La Pepita ($17) arrived as a generous mound of chopped green kale studded with spicy pumpkin seeds and black beans. Moist, shredded white chicken meat and creamy diced avocado give it some backbone, and crumbled cotija adds a little snap. The citronette dressing was unobtrusive, the lemon adding a hint of tang and the cumin evoking Middle Eastern cooking. Like Popeye with his spinach, you can feel yourself stronger as you eat it.
From the Snacks & Sides portion of the menu, Wade’s eponymous macaroni and cheese ($9) was served in a lime-green casserole dish with a side of sliced pears and apples and stalks of carrot and celery. The blend of cheddar, jack and Asiago cheeses was worked to a superior level of creaminess and added enough sharpness to keep it interesting.
Kale fritters ($6.50), cleverly presented in a wire basket with a shot glass full of sriracha aioli, offers up six crispy shelled nuggets yielding to a core of vivid green chopped kale. They were a terrific snack, with a falafel-like nuttiness and a big charge of heat from the aioli.
The five sandwiches on the menu are in the $17 range and include classics like the Reuben and the Cubano.

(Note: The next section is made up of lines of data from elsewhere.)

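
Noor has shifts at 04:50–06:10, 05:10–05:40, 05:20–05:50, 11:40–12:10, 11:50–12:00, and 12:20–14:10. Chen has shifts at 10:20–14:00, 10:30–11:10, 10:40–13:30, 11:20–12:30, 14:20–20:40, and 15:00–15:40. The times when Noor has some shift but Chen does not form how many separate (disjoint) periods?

First set merges to 04:50–06:10, 11:40–12:10, 12:20–14:10.
Second set merges to 10:20–14:00, 14:20–20:40.
A \ B = 04:50–06:10, 14:00–14:10.
That is 2 disjoint pieces.

2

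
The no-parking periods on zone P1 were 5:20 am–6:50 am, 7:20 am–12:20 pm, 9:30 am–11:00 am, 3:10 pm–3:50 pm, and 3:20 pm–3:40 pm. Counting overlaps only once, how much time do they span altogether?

Merged: 5:20 am-6:50 am, 7:20 am-12:20 pm, 3:10 pm-3:50 pm.
Lengths: 1 h 30 min + 5 h + 40 min = 7 h 10 min.

7 h 10 min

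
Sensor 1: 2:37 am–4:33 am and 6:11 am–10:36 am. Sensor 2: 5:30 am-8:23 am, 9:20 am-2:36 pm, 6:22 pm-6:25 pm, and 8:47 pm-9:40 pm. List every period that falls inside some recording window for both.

2:37 am–4:33 am meets no B interval.
6:11 am–10:36 am ∩ B → 6:11 am–8:23 am, 9:20 am–10:36 am.

6:11 am–8:23 am, 9:20 am–10:36 am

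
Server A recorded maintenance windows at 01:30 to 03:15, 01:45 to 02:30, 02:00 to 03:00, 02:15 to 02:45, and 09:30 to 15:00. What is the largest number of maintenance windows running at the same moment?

4

Walk the sorted start/end points keeping a running depth.
The depth first hits 4 at 02:15.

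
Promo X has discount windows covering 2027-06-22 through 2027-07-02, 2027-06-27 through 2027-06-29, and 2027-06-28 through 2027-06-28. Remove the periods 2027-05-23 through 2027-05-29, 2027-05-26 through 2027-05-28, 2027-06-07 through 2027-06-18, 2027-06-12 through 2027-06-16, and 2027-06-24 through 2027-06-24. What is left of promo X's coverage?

2027-06-22 through 2027-06-23, 2027-06-25 through 2027-07-02

Merge the first list: 2027-06-22 through 2027-07-02.
Merge the second list: 2027-05-23 through 2027-05-29, 2027-06-07 through 2027-06-18, 2027-06-24 through 2027-06-24.
2027-06-22 through 2027-07-02 \ B = 2027-06-22 through 2027-06-23, 2027-06-25 through 2027-07-02.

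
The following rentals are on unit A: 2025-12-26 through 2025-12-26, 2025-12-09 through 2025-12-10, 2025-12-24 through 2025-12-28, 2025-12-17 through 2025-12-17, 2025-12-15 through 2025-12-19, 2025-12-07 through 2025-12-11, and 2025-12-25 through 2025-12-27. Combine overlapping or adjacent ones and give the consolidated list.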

The hot turkey sandwich ($16.75) consisted of a good-sized pile of sliced turkey under a shroud of melted provolone with avocado bursting through the holes in the bread. It was a little disappointing not to find any of the gravy that usually turns up in a hot turkey sandwich, and the bread was overladen with clarified butter.
Sandwiches come with your choice of salad or soup. I chose the mushroom stew and got a bowl filled with forest, button and porcini mushrooms in a miso-based vegan broth. The whole thing was too soupy to be called a stew, but it worked as a showcase for the textures and flavors of the different mushrooms.
Drinks, listed on a separate menu, include a variety of wines ranging from $10 to $12 a glass, along with a few concoctions categorized as Tinctures & Tonics. The ginger turmeric tonic ($6.75) with carrot juice, lemon and seltzer, presents as a tall glass of neon orange. It was fizzy and bracing, the carrot juice taking a little of the edge off the potent ginger flavor.
Service was estimable. As for the prices, they partly reflect the restaurant’s move to a tipless system, meaning that the gratuity is included in the bill. While this system is well established in Europe, it has proved controversial in the United States. The idea behind eliminating tips is noble: Among other benefits, it provides higher wages for kitchen staff and protects servers from feeling compelled to pander to unpleasant or abusive customers.
It’s not without risk, though, as customers who see the prices out of context might believe that restaurants are hiking prices out of greed.
That Erin Wade would be among the first in the city to move to tipless dining is no surprise. She’s never been afraid to challenge the status quo, as when she recently took on Grubhub over what she considered excessive fees for its services. The holistic view she brings to the restaurant business is a breath of fresh air.